An Australian mosquito capable of transmitting viruses to humans and considered a major contributor to heartworm in dogs was discovered at homes in Monterey Park and Montebello, vector-control officials said Monday.

It’s unclear if the discovery of the mosquito — formally known as Aedes notoscriptus but referred to as “Aussie Mozzie” — presents a public health risk, but due to its effect on dogs, it could cause concerns for pet owners, officials said. The discovery is believed to be the first instance of the Aussie Mozzie being found in North America, officials said.

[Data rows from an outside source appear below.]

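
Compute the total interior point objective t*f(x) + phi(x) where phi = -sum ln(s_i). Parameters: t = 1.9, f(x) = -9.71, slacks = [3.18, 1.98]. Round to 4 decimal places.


Step 1: Compute log-barrier.
ln values: [1.1569, 0.6831]
phi = -(1.1569 + 0.6831) = -1.84
Step 2: Compute augmented objective.
t*f(x) = 1.9*-9.71 = -18.449
Total = -18.449 - 1.84 = -20.289


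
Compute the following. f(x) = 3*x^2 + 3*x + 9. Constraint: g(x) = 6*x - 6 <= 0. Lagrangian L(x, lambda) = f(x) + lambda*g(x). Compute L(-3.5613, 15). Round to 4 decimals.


Step 1: Evaluate f(x).
f(-3.5613) = 3*(-3.5613)^2 + 3*(-3.5613) + 9 = 36.3647
Step 2: Evaluate g(x).
g(-3.5613) = 6*-3.5613 - 6 = -27.3678
Step 3: Compute Lagrangian.
L = 36.3647 + 15*-27.3678 = -374.1523


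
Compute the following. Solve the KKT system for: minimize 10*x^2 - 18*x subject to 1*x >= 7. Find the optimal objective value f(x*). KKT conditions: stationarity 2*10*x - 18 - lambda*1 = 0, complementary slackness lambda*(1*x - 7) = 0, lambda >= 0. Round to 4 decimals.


Step 1: Try lambda = 0 (constraint inactive).
x_unc = 18/(2*10) = 0.9
Check: 1*0.9 = 0.9 < 7 -- violated!
Step 2: Constraint must be active: 1*x = 7
x* = 7/1 = 7.0
lambda = (2*10*7.0 - 18)/1 = 122.0
Step 3: Compute optimal value.
f(x*) = 10*7.0^2 - 18*7.0 = 364.0


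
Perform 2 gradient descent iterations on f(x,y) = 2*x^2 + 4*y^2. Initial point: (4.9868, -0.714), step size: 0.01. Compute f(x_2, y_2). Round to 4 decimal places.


Gradient descent on f(x,y) = 2*x^2 + 4*y^2.
Starting point: (4.9868, -0.714), alpha = 0.01
Step 1: grad_x = 2*2*4.9868 = 19.9472, grad_y = 2*4*-0.714 = -5.712
  x_1 = 4.9868 - 0.01*19.9472 = 4.7873
  y_1 = -0.714 - 0.01*-5.712 = -0.6569
Step 2: grad_x = 2*2*4.7873 = 19.1493, grad_y = 2*4*-0.6569 = -5.255
  x_2 = 4.7873 - 0.01*19.1493 = 4.5958
  y_2 = -0.6569 - 0.01*-5.255 = -0.6043
f(4.5958, -0.6043) = 2*4.5958^2 + 4*(-0.6043)^2 = 43.7043


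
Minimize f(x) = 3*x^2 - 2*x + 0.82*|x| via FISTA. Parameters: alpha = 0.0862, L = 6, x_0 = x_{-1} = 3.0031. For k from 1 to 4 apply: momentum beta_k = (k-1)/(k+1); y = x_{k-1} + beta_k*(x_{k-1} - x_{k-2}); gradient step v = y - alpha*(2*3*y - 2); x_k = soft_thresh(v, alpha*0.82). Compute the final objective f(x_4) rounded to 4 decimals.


FISTA on f(x) = 3*x^2 - 2*x + 0.82*|x|
L = 6, alpha = 0.0862
Iteration 1: beta = 0.0, y = 3.0031 + 0.0*(3.0031 - 3.0031) = 3.0031
  grad(y) = 16.0186, v = y - alpha*grad = 1.6223
  prox(v) = soft_thresh(1.6223, 0.0707) = 1.5516
Iteration 2: beta = 0.3333, y = 1.5516 + 0.3333*(1.5516 - 3.0031) = 1.0678
  grad(y) = 4.4067, v = y - alpha*grad = 0.6879
  prox(v) = soft_thresh(0.6879, 0.0707) = 0.6172
Iteration 3: beta = 0.5, y = 0.6172 + 0.5*(0.6172 - 1.5516) = 0.1501
  grad(y) = -1.0997, v = y - alpha*grad = 0.2448
  prox(v) = soft_thresh(0.2448, 0.0707) = 0.1742
Iteration 4: beta = 0.6, y = 0.1742 + 0.6*(0.1742 - 0.6172) = -0.0917
  grad(y) = -2.5501, v = y - alpha*grad = 0.1281
  prox(v) = soft_thresh(0.1281, 0.0707) = 0.0575
f(x_4) = 3*0.0575^2 - 2*0.0575 + 0.82*|0.0575| = -0.0579


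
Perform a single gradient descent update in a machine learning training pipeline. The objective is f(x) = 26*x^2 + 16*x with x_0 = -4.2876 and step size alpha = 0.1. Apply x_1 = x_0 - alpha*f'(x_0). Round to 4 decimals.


We compute the gradient at x_0 and apply the update.
f'(x) = 52*x + 16
f'(-4.2876) = 52*-4.2876 + 16 = -206.9552
x_1 = -4.2876 - 0.1*-206.9552 = 16.4079


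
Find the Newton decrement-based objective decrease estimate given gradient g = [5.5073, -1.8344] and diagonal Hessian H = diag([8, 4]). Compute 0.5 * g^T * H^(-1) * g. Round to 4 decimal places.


Step 1: H is diagonal, so H^(-1) * g = [0.6884, -0.4586].
Step 2: g^T H^(-1) g = sum_i g_i^2 / H_ii
  = (5.5073)^2/8 + (-1.8344)^2/4
  = 3.7913 + 0.8413 = 4.6326
Step 3: Objective decrease = 0.5 * g^T H^(-1) g = 2.3163


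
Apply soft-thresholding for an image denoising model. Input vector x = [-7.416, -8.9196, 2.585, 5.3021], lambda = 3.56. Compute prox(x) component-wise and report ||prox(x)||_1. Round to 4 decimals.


Soft-thresholding with lambda = 3.56:
prox(-7.416) = sign(-7.416)*max(|-7.416| - 3.56, 0) = -3.856
prox(-8.9196) = sign(-8.9196)*max(|-8.9196| - 3.56, 0) = -5.3596
prox(2.585) = sign(2.585)*max(|2.585| - 3.56, 0) = 0.0
prox(5.3021) = sign(5.3021)*max(|5.3021| - 3.56, 0) = 1.7421
prox(x) = [-3.856, -5.3596, 0.0, 1.7421]
||prox(x)||_1 = 3.856 + 5.3596 + 0.0 + 1.7421 = 10.9577


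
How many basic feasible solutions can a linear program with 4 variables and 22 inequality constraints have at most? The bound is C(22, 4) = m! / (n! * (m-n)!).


Each vertex corresponds to some choice of n active constraints out of m, so the number of vertices is at most C(m, n) = m! / (n!(m-n)!).
m = 22, n = 4
Numerator: 22 * 21 * 20 * 19
Denominator: 4! = 24
C(22, 4) = 7315


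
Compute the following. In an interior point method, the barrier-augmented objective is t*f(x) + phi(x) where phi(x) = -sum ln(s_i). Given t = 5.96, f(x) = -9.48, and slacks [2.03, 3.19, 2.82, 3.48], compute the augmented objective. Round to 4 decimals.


Step 1: Compute log-barrier.
ln values: [0.708, 1.16, 1.0367, 1.247]
phi = -(0.708 + 1.16 + 1.0367 + 1.247) = -4.1518
Step 2: Compute augmented objective.
t*f(x) = 5.96*-9.48 = -56.5008
Total = -56.5008 - 4.1518 = -60.6526


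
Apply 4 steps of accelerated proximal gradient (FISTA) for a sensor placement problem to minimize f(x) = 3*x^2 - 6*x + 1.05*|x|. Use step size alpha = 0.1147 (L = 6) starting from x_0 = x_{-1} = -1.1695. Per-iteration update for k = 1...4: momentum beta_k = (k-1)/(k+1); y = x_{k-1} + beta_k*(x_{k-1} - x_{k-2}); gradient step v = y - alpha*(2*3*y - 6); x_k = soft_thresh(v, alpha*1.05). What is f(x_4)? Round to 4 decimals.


FISTA on f(x) = 3*x^2 - 6*x + 1.05*|x|
L = 6, alpha = 0.1147
Iteration 1: beta = 0.0, y = -1.1695 + 0.0*(-1.1695 + 1.1695) = -1.1695
  grad(y) = -13.017, v = y - alpha*grad = 0.3235
  prox(v) = soft_thresh(0.3235, 0.1204) = 0.2031
Iteration 2: beta = 0.3333, y = 0.2031 + 0.3333*(0.2031 + 1.1695) = 0.6607
  grad(y) = -2.0361, v = y - alpha*grad = 0.8942
  prox(v) = soft_thresh(0.8942, 0.1204) = 0.7738
Iteration 3: beta = 0.5, y = 0.7738 + 0.5*(0.7738 - 0.2031) = 1.0591
  grad(y) = 0.3545, v = y - alpha*grad = 1.0184
  prox(v) = soft_thresh(1.0184, 0.1204) = 0.898
Iteration 4: beta = 0.6, y = 0.898 + 0.6*(0.898 - 0.7738) = 0.9725
  grad(y) = -0.1649, v = y - alpha*grad = 0.9914
  prox(v) = soft_thresh(0.9914, 0.1204) = 0.871
f(x_4) = 3*0.871^2 - 6*0.871 + 1.05*|0.871| = -2.0355


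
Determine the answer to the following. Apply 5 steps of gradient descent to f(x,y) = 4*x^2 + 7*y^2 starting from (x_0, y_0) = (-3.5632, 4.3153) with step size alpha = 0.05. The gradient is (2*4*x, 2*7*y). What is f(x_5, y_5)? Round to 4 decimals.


Gradient descent on f(x,y) = 4*x^2 + 7*y^2.
Starting point: (-3.5632, 4.3153), alpha = 0.05
Step 1: grad_x = 2*4*-3.5632 = -28.5056, grad_y = 2*7*4.3153 = 60.4142
  x_1 = -3.5632 - 0.05*-28.5056 = -2.1379
  y_1 = 4.3153 - 0.05*60.4142 = 1.2946
Step 2: grad_x = 2*4*-2.1379 = -17.1034, grad_y = 2*7*1.2946 = 18.1243
  x_2 = -2.1379 - 0.05*-17.1034 = -1.2828
  y_2 = 1.2946 - 0.05*18.1243 = 0.3884
Step 3: grad_x = 2*4*-1.2828 = -10.262, grad_y = 2*7*0.3884 = 5.4373
  x_3 = -1.2828 - 0.05*-10.262 = -0.7697
  y_3 = 0.3884 - 0.05*5.4373 = 0.1165
Step 4: grad_x = 2*4*-0.7697 = -6.1572, grad_y = 2*7*0.1165 = 1.6312
  x_4 = -0.7697 - 0.05*-6.1572 = -0.4618
  y_4 = 0.1165 - 0.05*1.6312 = 0.035
Step 5: grad_x = 2*4*-0.4618 = -3.6943, grad_y = 2*7*0.035 = 0.4894
  x_5 = -0.4618 - 0.05*-3.6943 = -0.2771
  y_5 = 0.035 - 0.05*0.4894 = 0.0105
f(-0.2771, 0.0105) = 4*(-0.2771)^2 + 7*0.0105^2 = 0.3079


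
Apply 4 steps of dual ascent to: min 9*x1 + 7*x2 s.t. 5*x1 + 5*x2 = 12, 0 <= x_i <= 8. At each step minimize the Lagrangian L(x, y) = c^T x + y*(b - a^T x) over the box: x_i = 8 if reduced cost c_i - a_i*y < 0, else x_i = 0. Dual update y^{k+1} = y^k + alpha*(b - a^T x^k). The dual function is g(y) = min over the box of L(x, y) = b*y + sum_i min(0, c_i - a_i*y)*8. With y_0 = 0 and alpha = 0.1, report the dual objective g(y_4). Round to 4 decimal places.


Dual ascent for LP: min 9*x1 + 7*x2, 5*x1 + 5*x2 = 12, 0 <= x_i <= 8
Step 1: y^k = 0.0, reduced costs: (9.0, 7.0)
  x^k = (0.0, 0.0), subgradient = b - a^T x = 12.0
  y^{k+1} = 0.0 + 0.1*12.0 = 1.2
Step 2: y^k = 1.2, reduced costs: (3.0, 1.0)
  x^k = (0.0, 0.0), subgradient = b - a^T x = 12.0
  y^{k+1} = 1.2 + 0.1*12.0 = 2.4
Step 3: y^k = 2.4, reduced costs: (-3.0, -5.0)
  x^k = (8.0, 8.0), subgradient = b - a^T x = -68.0
  y^{k+1} = 2.4 + 0.1*-68.0 = -4.4
Step 4: y^k = -4.4, reduced costs: (31.0, 29.0)
  x^k = (0.0, 0.0), subgradient = b - a^T x = 12.0
  y^{k+1} = -4.4 + 0.1*12.0 = -3.2
Dual objective at y_4 = -3.2: reduced costs (25.0, 23.0), box minimizer x = (0.0, 0.0)
g(y_4) = b*y + (c1 - a1*y)*x1 + (c2 - a2*y)*x2 = 12*(-3.2) + 25.0*0.0 + 23.0*0.0 = -38.4 + 0.0 + 0.0 = -38.4


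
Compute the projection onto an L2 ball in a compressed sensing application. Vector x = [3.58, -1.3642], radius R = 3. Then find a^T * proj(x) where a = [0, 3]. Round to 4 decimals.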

“This is one of the most widespread pest mosquitoes in Australia and, as well as being a nuisance-biting pest, has been implicated with mosquito- borne disease outbreaks in our cities,” said Dr. Cameron Webb of the Marie Bashir Institute of Infectious Diseases and Biosecurity at the University of Sydney, Australia.

One of the mosquitoes was initially found in June, but officials were not able to positively identify it. Another was found in August after a Montebello resident called authorities about the black-and-white striped pest.

Southland vector-control officials said they do not consider the discovery of the pest to be a “pressing threat.” The mosquitoes prefer to lay their eggs in smaller containers of water and they bite most aggressively in the afternoons and evenings. The mosquitoes have been known to transfer viruses such as Barmah Forest and Ross River to humans.

Local authorities said they believe the more pressing threat locally is the Asian tiger mosquito, which has been the target of eradication efforts that began in 2011. The mosquito can transmit diseases such as dengue and chikungunya, although there have been no records of such viruses being transmitted locally.